The text is my cue. I interpret the story as I understand it.

I imagine the settings, characters, props. I don’t like being given extra visual suggestions. It puts blinkers on my imagination. The best texts are spare and often leave much of the emotional story content to be suggested visually.

I type the manuscript into my computer and know it by heart very soon.

I know from the start that about three quarters of my work time will be spent developing roughs and storyboards.

First thing is I’ll have a few goes at spreading the text for the story over the 32 (sometimes 24) pages allocated.

 

Characters

Creating the characters is my first major job. It’s like choosing the cast for a play. I get to know them by drawing them over and over till I know them inside out.

 

Place is key also. Sometimes very important to know in detail, sometimes less so. Sometimes all you need are characters and props.

 

Moments

Finding the moments to illustrate is all important. The writer and the artist are definitely not trying to do the same thing. It’s far more powerful to illustrate the moment of anticipation rather than to depict the action already described in words. The pictures are there to tell more than the words – they should see around corners and under the skin.

 

Roughs

Soon roughs are developed, of characters doing things, feeling things, wearing things. Drawing is my first language so my first roughs are nearly always in brush or pen and ink. I don’t work in pencil because I’ll be tempted to rub out. A waste of time because you need to see your mistakes!

When I feel fairly confident and reasonably pleased with these, I’ll show my editor – and if I’m lucky, my art director. Am I on track? Just as writers need wordsmith editors, illustrators need confident, sensitive visual editors!

 

Technique and medium

are important choices. My choice may change along the way depending on my sense of success – and that’s often based on the feedback I receive.            

Style

Your style is in your thinking. It’s not your technique.  If you are an emerging illustrator your folio should show how you think. Reflect your personality, interests and your skills.

You want to attract stories that will suit you, stretch you and reflect you.

I’ll choose my materials and tools, and the manner I work with them, to interpret the text and the way I feel I can best tell the story.

Illustration is great fun – there are so many ways to approach it. I don’t always draw or use watercolours. If I think something is better illustrated with photographs or squashed mosquitoes, then that’s how I’ll do it.

 

Pace

in the telling is so important. So that I can work out how to unfold the story at just the right pace, I make small concertina dummies where I can turn the pages. You can spread the concertina out flat to see the whole story in a stretch!

Ever more complex storyboards and dummies with visual detail can be developed later, when the pagination is really working. This is the stage for the actors to move across and in and out of the pages.

 

Research

You don’t know what you don’t know. So the looking and finding and stumbling happens all along the way.

 

The Doldrums

happen somewhere around the middle of all my projects. I get to a point when everything is flat. I lose heart. I think that someone else should be doing this project.

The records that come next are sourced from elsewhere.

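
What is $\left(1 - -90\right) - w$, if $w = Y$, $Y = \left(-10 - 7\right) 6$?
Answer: $193$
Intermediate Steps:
$Y = -102$ ($Y = \left(-17\right) 6 = -102$)
$w = -102$
$\left(1 - -90\right) - w = \left(1 - -90\right) - -102 = \left(1 + 90\right) + 102 = 91 + 102 = 193$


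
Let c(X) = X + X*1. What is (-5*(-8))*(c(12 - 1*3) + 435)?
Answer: 18120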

But the best thing is, I recognise this moment. I have it always. And so, I have discovered, do most creative people. I’ve almost come to welcome it, though it tastes horrible!

 

Sometimes it’s just a matter of leaving the work and going for a walk – or having a good sleep. When you look at it later you see what is working.

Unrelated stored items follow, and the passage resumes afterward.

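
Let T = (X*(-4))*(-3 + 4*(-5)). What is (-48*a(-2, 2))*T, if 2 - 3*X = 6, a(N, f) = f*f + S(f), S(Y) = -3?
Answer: 5888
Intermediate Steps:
a(N, f) = -3 + f**2 (a(N, f) = f*f - 3 = f**2 - 3 = -3 + f**2)
X = -4/3 (X = 2/3 - 1/3*6 = 2/3 - 2 = -4/3 ≈ -1.3333)
T = -368/3 (T = (-4/3*(-4))*(-3 + 4*(-5)) = 16*(-3 - 20)/3 = (16/3)*(-23) = -368/3 ≈ -122.67)
(-48*a(-2, 2))*T = -48*(-3 + 2**2)*(-368/3) = -48*(-3 + 4)*(-368/3) = -48*1*(-368/3) = -48*(-368/3) = 5888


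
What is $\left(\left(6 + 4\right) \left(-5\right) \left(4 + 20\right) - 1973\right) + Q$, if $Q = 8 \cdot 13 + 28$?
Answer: $-3041$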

I realise it for what it is. I’m at a point of growing. I need to walk on new ground. It’s difficult to invent and create and go somewhere you haven’t been. I believe, if I don’t feel this, I’m just treading water, reinventing the wheel, polishing something already made. I need to grow. So, onward and upward and forward!

 

Finished art time is a breeze, usually! I have everything worked out and sorted. I have had the go-ahead from the publishing team, which includes the author. Full speed ahead – which is why this is usually the last quarter of my slice of working time.

But every project is different.

 

A few Pointers

Drawing from memory is an important skill. Build you visual library by looking, noticing, and remembering. Drawing from life will help.

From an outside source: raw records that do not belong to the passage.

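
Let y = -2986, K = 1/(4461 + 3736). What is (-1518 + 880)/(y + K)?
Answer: 5229686/24476241 ≈ 0.21366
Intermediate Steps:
K = 1/8197 ≈ 0.00012200
(-1518 + 880)/(y + K) = (-1518 + 880)/(-2986 + 1/8197) = -638/(-24476241/8197) = -638*(-8197/24476241) = 5229686/24476241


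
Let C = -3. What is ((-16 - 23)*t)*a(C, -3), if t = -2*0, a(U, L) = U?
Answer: 0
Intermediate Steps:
t = 0
((-16 - 23)*t)*a(C, -3) = ((-16 - 23)*0)*(-3) = -39*0*(-3) = 0*(-3) = 0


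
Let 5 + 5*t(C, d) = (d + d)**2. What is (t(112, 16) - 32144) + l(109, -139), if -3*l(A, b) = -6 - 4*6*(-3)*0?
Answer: -159691/5 ≈ -31938.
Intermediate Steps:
t(C, d) = -1 + 4*d**2/5 (t(C, d) = -1 + (d + d)**2/5 = -1 + (2*d)**2/5 = -1 + (4*d**2)/5 = -1 + 4*d**2/5)
l(A, b) = 2 (l(A, b) = -(-6 - 4*6*(-3)*0)/3 = -(-6 - (-72)*0)/3 = -(-6 - 4*0)/3 = -(-6 + 0)/3 = -1/3*(-6) = 2)
(t(112, 16) - 32144) + l(109, -139) = ((-1 + (4/5)*16**2) - 32144) + 2 = ((-1 + (4/5)*256) - 32144) + 2 = ((-1 + 1024/5) - 32144) + 2 = (1019/5 - 32144) + 2 = -159701/5 + 2 = -159691/5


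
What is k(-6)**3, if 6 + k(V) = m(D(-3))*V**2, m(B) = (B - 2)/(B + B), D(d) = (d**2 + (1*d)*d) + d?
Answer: 110592/125 ≈ 884.74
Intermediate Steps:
D(d) = d + 2*d**2 (D(d) = (d**2 + d*d) + d = (d**2 + d**2) + d = 2*d**2 + d = d + 2*d**2)
m(B) = (-2 + B)/(2*B) (m(B) = (-2 + B)/((2*B)) = (-2 + B)*(1/(2*B)) = (-2 + B)/(2*B))
k(V) = -6 + 13*V**2/30 (k(V) = -6 + ((-2 - 3*(1 + 2*(-3)))/(2*((-3*(1 + 2*(-3))))))*V**2 = -6 + ((-2 - 3*(1 - 6))/(2*((-3*(1 - 6)))))*V**2 = -6 + ((-2 - 3*(-5))/(2*((-3*(-5)))))*V**2 = -6 + ((1/2)*(-2 + 15)/15)*V**2 = -6 + ((1/2)*(1/15)*13)*V**2 = -6 + 13*V**2/30)
k(-6)**3 = (-6 + (13/30)*(-6)**2)**3 = (-6 + (13/30)*36)**3 = (-6 + 78/5)**3 = (48/5)**3 = 110592/125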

Life drawing itself develops a connection between the eyes, the hand and the heart. Photos and film can be very useful reference and great prompts. But illustration depends on imagining and retelling – and this is where you’ll find your voice.

 

Don’t ask for feedback from everybody. You need just one or two colleagues who can spot where you want to go, can prompt you to find your own answers and not lead you off track. Having a range of ways to express your ideas and moods is useful. Become confident and fluent in techniques and with media. Develop skills through practice till you are comfortable they won’t limit your ideas. You’ll find your voice as you practice and experiment.

It’s not about fashion or cleverness or whether you use a limited palette or a vast one, it’s what you say and how you say it.